パオロ・バチガルピ『神の水』

近未来アメリカ、地球温暖化による慢性的な水不足が続くなか、巨大な環境完全都市に閉じこもる一部の富裕層が、命に直結する水供給をコントロールし、人々の生活をも支配していた。米西部では最後のライフラインとなったコロラド川の水利権をめぐって、ネバダアリゾナ、カリフォルニアといった諸州の対立が激化、一触即発の状態にあった。敏腕水工作員(ウォーターナイフ)のアンヘルは、ラスベガスの有力者であるケースの命を受け、水利権をめぐる闇へと足を踏み入れていく……。『ねじまき少女』で化石燃料の枯渇した世界を描いた作者が、水資源の未来を迫真の筆致で描く傑作。

 
 これが裏表紙に書かれているこの本の紹介文。
 このぶんにも書かれている通り、『ねじまき少女』化石燃料の枯渇した世界なら、こちらの『神の水』は水の枯渇した世界を描いた作品になります。この水の枯渇した世界というのは短篇集『第六ポンプ』に入っている「タマリスク・ハンター」と同じで、この『神の水』は「タマリスク・ハンター」を長編に発展させたものといえるでしょう。


 局地的な水不足というのは、化石燃料の枯渇よりも今すぐにありえるものです。実際、カリフォリニアなどからは水不足のニュースが伝わってきますし、アメリカではかなり切迫した問題になっています。
 そのせいもあって、石油に代わって動力源となっているのは新型のゼンマイ、そのねじを巻くために使わるのが遺伝子操作されたメゴドントという象、さらに遺伝子操作で生み出された空を徘徊するチェシャ猫が登場した『ねじまき少女』に比べると、登場するガジェット等は現在からも十分に想像できるもので、SF的な想像力はあまり感じられないかもしれません。


 ただし、その代わりにあるのが物語を引っ張る力。
 設定は圧倒的に面白いものの、「話が進まない」感のあった『ねじまき少女』に比べると、こちらは水利権の謎を巡ってかなりのスピードで物語が展開していきます。
 水工作員(ウォーターナイフ)のアンヘルとジャーナリストのルーシーが殺された人物の見つけたお宝の謎を追い、それに難民(水のない州の住民は故郷に住めなくなり難民化している)のマリアが絡んでいく展開はミステリーとしてもなかなか優れていると思います。

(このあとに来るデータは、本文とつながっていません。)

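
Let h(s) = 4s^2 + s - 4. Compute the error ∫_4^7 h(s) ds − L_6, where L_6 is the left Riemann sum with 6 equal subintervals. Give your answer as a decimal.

Exact integral: ∫_4^7 h(s) ds = 376.5.
L_6 = 343.25.
Error = 376.5 − 343.25 = 33.25.

33.25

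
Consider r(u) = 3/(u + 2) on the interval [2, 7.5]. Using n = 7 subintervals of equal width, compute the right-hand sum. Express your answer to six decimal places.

Δu = (7.5 − 2)/7 = 11/14.
Right endpoints: 39/14, 25/7, 61/14, 36/7, 83/14, 47/7, 7.5.
r(39/14) = 42/67, r(25/7) = 7/13, r(61/14) = 42/89, r(36/7) = 0.42, r(83/14) = 14/37, r(47/7) = 21/61, r(7.5) = 6/19.
Sum = Δu · [r(39/14) + r(25/7) + r(61/14) + ...].
Sum ≈ 2.432310.

2.432310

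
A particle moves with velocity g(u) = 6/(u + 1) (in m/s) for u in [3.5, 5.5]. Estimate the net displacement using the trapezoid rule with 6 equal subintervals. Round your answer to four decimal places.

2.2078

Δu = (5.5 − 3.5)/6 = 1/3.
g(3.5) = 4/3, g(23/6) = 36/29, g(25/6) = 36/31, g(4.5) = 12/11, g(29/6) = 36/35, g(31/6) = 36/37, g(5.5) = 12/13.
T_6 = (Δu/2)·[g(u_0) + 2g(u_1) + ... + 2g(u_{5}) + g(u_6)].
Sum ≈ 2.2078.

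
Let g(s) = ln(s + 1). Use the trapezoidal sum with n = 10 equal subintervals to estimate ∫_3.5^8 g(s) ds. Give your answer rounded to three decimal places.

8.505

Δs = (8 − 3.5)/10 = 0.45.
g(3.5) ≈ 1.504, g(3.95) ≈ 1.599, g(4.4) ≈ 1.686, g(4.85) ≈ 1.766, g(5.3) ≈ 1.841, g(5.75) ≈ 1.910, g(6.2) ≈ 1.974, g(6.65) ≈ 2.035, g(7.1) ≈ 2.092, g(7.55) ≈ 2.146, g(8) ≈ 2.197.
T_10 = (Δs/2)·[g(s_0) + 2g(s_1) + ... + 2g(s_{9}) + g(s_10)].
Sum ≈ 8.505.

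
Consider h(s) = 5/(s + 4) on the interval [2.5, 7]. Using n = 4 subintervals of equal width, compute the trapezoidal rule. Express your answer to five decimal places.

2.63856

Δs = (7 − 2.5)/4 = 1.125.
h(2.5) = 10/13, h(3.625) = 40/61, h(4.75) = 4/7, h(5.875) = 40/79, h(7) = 5/11.
T_4 = (Δs/2)·[h(s_0) + 2h(s_1) + 2h(s_2) + 2h(s_3) + h(s_4)].
Sum ≈ 2.63856.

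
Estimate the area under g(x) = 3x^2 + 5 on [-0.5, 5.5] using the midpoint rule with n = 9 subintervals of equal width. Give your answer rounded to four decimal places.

Δx = (5.5 − (-0.5))/9 = 2/3.
Midpoints: -1/6, 0.5, 7/6, 11/6, 2.5, 19/6, 23/6, 4.5, 31/6.
g(-1/6) = 61/12, g(0.5) = 5.75, g(7/6) = 109/12, g(11/6) = 181/12, g(2.5) = 23.75, g(19/6) = 421/12, g(23/6) = 589/12, g(4.5) = 65.75, g(31/6) = 1021/12.
Sum = Δx · [g(-1/6) + g(0.5) + g(7/6) + ...].
Sum ≈ 195.8333.

195.8333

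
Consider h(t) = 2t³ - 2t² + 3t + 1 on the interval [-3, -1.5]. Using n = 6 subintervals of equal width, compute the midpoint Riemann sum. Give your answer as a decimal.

-62.22265625

Δt = (-1.5 − (-3))/6 = 0.25.
Midpoints: -2.875, -2.625, -2.375, -2.125, -1.875, -1.625.
h(-2.875) = -71.68359375, h(-2.625) = -56.83203125, h(-2.375) = -44.19921875, h(-2.125) = -33.59765625, h(-1.875) = -24.83984375, h(-1.625) = -17.73828125.
Sum = Δt · [h(-2.875) + h(-2.625) + h(-2.375) + ...].
Sum = -62.22265625.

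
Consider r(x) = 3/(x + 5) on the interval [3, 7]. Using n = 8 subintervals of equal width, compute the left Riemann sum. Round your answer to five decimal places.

1.24819

Δx = (7 − 3)/8 = 0.5.
Left endpoints: 3, 3.5, 4, 4.5, 5, 5.5, 6, 6.5.
r(3) = 0.375, r(3.5) = 6/17, r(4) = 1/3, r(4.5) = 6/19, r(5) = 0.3, r(5.5) = 2/7, r(6) = 3/11, r(6.5) = 6/23.
Sum = Δx · [r(3) + r(3.5) + r(4) + ...].
Sum ≈ 1.24819.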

 ミステリーと書きましたが、この小説で描かれている暴力に満ちた殺伐な世界は、ドン・ウィンズロウ『犬の力』あたりに近いものがあります。
 『犬の力』は、アメリカの麻薬捜査官とメキシコの麻薬組織の戦いを30年近くにわたって描いた作品でしたが、まるでハリウッド映画のような小説でした。そして、この『神の水』もきわめて映画的なシーンに満ちた小説だと思います。場所によってはカメラワークさえ浮かんできます(というか、映画のカメラワークを想像しながら書いているのだと思う)。
 

 個人的には、もう少しSF成分が濃い作品が好みですが、エンターテイメント作品としては非常によくできた作品だと思います。